Minimized double guide RNA libraries enable scale-limited CRISPR/Cas9 screens

Genetic screens based on CRISPR/Cas technology are a powerful tool for understanding cellular phenotypes. However, the sequencing coverage and replicate requirements result in large experiment sizes, which are limiting when samples are scarce, or the protocols are expensive and laborious. Here, we present an approach to reduce the scale of genome-wide perturbation screens up to fivefold compared to conventional methods, without sacrificing performance. To do so, we deliver two randomly paired gRNAs into each cell, and rely on recent advances in gRNA design, and availability of gRNA effect measurements to reduce the number of gRNAs per gene. The paired gRNAs are expressed from separate cassettes that lead to gene perturbations both in isolation and in combination. We designed a genome-wide library that has effective size of 30,000 constructs, yet targets each gene with three gRNAs. Our double guide library gives similar results to a conventional single gRNA one, but with a substantially smaller cell culture volume.

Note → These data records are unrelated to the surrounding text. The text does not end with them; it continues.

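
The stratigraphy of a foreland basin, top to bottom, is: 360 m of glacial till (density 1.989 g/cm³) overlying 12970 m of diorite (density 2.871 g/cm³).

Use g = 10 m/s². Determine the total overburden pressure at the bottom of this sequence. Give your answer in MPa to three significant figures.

glacial till: 1989 kg/m³ × 10 m/s² × 360 m = 7.160×10^6 Pa = 7.160 MPa
diorite: 2871 kg/m³ × 10 m/s² × 12970 m = 3.724×10^8 Pa = 372.4 MPa
Total = 7.160 + 372.4 = 379.53 MPa

380 MPa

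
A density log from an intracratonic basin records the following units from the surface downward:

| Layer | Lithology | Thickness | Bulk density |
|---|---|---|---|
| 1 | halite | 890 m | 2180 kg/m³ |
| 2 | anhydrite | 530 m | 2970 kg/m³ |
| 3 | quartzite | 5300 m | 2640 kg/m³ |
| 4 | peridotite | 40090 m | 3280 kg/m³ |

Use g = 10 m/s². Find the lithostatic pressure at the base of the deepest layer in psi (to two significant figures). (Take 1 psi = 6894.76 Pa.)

220000 psi

halite: 2180 kg/m³ × 10 m/s² × 890 m = 1.940×10^7 Pa = 2814 psi
anhydrite: 2970 kg/m³ × 10 m/s² × 530 m = 1.574×10^7 Pa = 2283 psi
quartzite: 2640 kg/m³ × 10 m/s² × 5300 m = 1.399×10^8 Pa = 20294 psi
peridotite: 3280 kg/m³ × 10 m/s² × 40090 m = 1.315×10^9 Pa = 1.907×10^5 psi
Total = 2814 + 2283 + 20294 + 1.907×10^5 = 2.1611×10^5 psi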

We demonstrate that genome-wide screens can be optimized in a demanding model such as induced pluripotent stem cells, reducing reagent cost 70% per replicate compared to standard approach, while retaining high performance. The screen design and the reduction in scale it provides will enable functional genomics experiments across many possible combinations of environments and genetic backgrounds, as well as in hard to culture primary cells.